The potential for more efficient workflow and the need to reduce the pager response bottleneck are what led Torrance Memorial Medical Center to TigerText, a fully encrypted, SaaS platform for secure text messaging. Torrance Memorial is using the application among physicians and case managers in Torrance Memorial Hospitalist Associates (TMHA), which handles close to 50% of all the patients in the hospital and treats up to 140 patients per day. Dr. Alexander Shen, the TMHA Medical Director, elaborates on a primary reason behind the switch to secure text messaging, “The triage of importance when a physician receives up to six pages at a time becomes not just a day-to-day problem, but also an hour-to-hour one. With a pager system, there’s no way to tell what is a true emergency and what could wait a couple of hours. We’d decided that if TigerText could work for our hospitalist group, it could work house-wide.”
People use mobile devices every day for every facet of their lives. But as Brad Brooks, CEO of TigerText, says, “You have nurses, doctors, caregivers all naturally gravitating towards text messaging via their mobile for daily communication in their workflow. All the content lives on their phones, which creates all types of risks for PHI exposure. So we address HIPAA compliance and recipient authentication, two key concerns for the healthcare industry.”

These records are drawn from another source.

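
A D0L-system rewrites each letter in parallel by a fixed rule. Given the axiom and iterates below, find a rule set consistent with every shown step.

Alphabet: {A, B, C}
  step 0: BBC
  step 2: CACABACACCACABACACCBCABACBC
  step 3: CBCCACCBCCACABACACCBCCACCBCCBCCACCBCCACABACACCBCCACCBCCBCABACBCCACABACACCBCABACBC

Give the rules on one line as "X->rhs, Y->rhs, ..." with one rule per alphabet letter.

A->CAC, B->ABA, C->CBC

  step 2 ⇒ step 3: CACABACACCACABACACCBCABACBC ⇒ CBC·CAC·CBC·CAC·ABA·CAC·CBC·CAC·CBC·CBC·CAC·CBC·CAC·ABA·CAC·CBC·CAC·CBC·CBC·ABA·CBC·CAC·ABA·CAC·CBC·ABA·CBC
    A ↦ CAC
    B ↦ ABA
    C ↦ CBC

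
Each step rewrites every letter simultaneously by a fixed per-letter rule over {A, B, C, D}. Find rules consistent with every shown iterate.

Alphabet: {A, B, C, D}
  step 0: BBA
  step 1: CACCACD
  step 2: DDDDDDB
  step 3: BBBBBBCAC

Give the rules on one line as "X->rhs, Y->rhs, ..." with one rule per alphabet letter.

A->D, B->CAC, C->D, D->B

  step 2 ⇒ step 3: DDDDDDB ⇒ B·B·B·B·B·B·CAC
    B ↦ CAC
    D ↦ B
  step 0 ⇒ step 1: BBA ⇒ CAC·CAC·D
    A ↦ D
  step 1 ⇒ step 2: CACCACD ⇒ D·D·D·D·D·D·B
    C ↦ D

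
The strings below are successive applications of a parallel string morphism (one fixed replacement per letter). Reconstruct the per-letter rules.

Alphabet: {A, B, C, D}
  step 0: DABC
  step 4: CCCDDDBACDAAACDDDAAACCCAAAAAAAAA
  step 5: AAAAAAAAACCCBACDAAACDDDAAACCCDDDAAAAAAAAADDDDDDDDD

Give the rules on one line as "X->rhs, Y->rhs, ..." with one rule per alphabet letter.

  step 4 ⇒ step 5: CCCDDDBACDAAACDDDAAACCCAAAAAAAAA ⇒ AAA·AAA·AAA·C·C·C·BAC·D·AAA·C·D·D·D·AAA·C·C·C·D·D·D·AAA·AAA·AAA·D·D·D·D·D·D·D·D·D
    A ↦ D
    B ↦ BAC
    C ↦ AAA
    D ↦ C

A->D, B->BAC, C->AAA, D->C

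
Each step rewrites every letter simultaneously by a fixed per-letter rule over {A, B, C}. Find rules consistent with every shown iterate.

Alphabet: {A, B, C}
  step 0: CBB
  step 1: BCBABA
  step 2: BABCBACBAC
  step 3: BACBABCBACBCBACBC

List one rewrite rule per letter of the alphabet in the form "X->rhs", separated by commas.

A->C, B->BA, C->BC

  step 2 ⇒ step 3: BABCBACBAC ⇒ BA·C·BA·BC·BA·C·BC·BA·C·BC
    A ↦ C
    B ↦ BA
    C ↦ BC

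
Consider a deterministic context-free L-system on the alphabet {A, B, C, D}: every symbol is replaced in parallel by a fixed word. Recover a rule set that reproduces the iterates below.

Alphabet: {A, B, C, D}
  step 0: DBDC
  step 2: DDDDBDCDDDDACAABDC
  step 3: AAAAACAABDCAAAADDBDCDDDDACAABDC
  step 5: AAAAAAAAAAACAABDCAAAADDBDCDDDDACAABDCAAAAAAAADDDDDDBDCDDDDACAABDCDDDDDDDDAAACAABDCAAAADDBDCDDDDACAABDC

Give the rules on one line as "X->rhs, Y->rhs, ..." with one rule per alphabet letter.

  step 2 ⇒ step 3: DDDDBDCDDDDACAABDC ⇒ A·A·A·A·ACA·A·BDC·A·A·A·A·DD·BDC·DD·DD·ACA·A·BDC
    A ↦ DD
    B ↦ ACA
    C ↦ BDC
    D ↦ A

A->DD, B->ACA, C->BDC, D->A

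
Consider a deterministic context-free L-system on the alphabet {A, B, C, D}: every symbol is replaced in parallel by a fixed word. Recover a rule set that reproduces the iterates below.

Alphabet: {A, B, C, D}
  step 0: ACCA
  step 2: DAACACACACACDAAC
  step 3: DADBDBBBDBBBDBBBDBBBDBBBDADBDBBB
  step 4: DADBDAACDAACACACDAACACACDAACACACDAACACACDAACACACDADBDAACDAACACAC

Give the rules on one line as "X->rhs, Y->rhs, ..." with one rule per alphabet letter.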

Communication ease is facilitated through integration of the organization’s active directory into the application, so users don’t have to know the mobile number of the person they’re contacting – it can only go to the intended recipient. Because it’s internal (intranet work), the exchange happens at a speed similar to instant messaging. Delivery and “read” confirmations let the sender know what happened and when providing reassurance and reducing disruption. Brooks says, “Our aim is to help create efficiency in their workflow and improve physicians’ ability to respond quickly, with priority channels, while also reducing the risk of unintended PHI disclosure. The platform is as simple to use as a regular text message, yet the message stays encrypted during transit and at rest.” An organization can also set a limited lifespan for messages, which means they are wiped from a mobile device after a specific period of time. The message remains within the organization’s server for records and historical purposes.
According to Shen, TigerText came out ahead of other vendors because their interface has proven friendlier, plus, “We talked to larger vendors, but none of them offered a pilot-style program that would let us get proof of concept down before adopting it house-wide. We’ve been able to roll it out within our hospitalist group, then to the nurses and now are going house-wide.”
TMHA has also been able to streamline, and will eventually eliminate the “tether” effect of multiple communication devices (pagers, landlines, answering services) and reduce to one device. TigerText has worked with them toward the complete elimination of the pager device by implementing a pager-type application feature that forwards directly to the texting application on the mobile device.
A voicemail transcription feature sends voice messages as a text, with an audio file attachment. There are multiple options and modes for sending a message, whether dialing a number or sending it from another secure device. The non-intrusive nature of the application has proven popular with doctors. As Shen says, “Because we’re not playing phone tag, we are more accessible to the patients who are in front of us, yet can be truly responsive to inquiries from other doctors and medical staff while easily prioritizing care needs.” Traditional modes of contact are all covered with one secure SaaS. “We gain workforce efficiency and secure messaging, all without our doctors, nurses and other medical staff learning a completely new system or communication method.”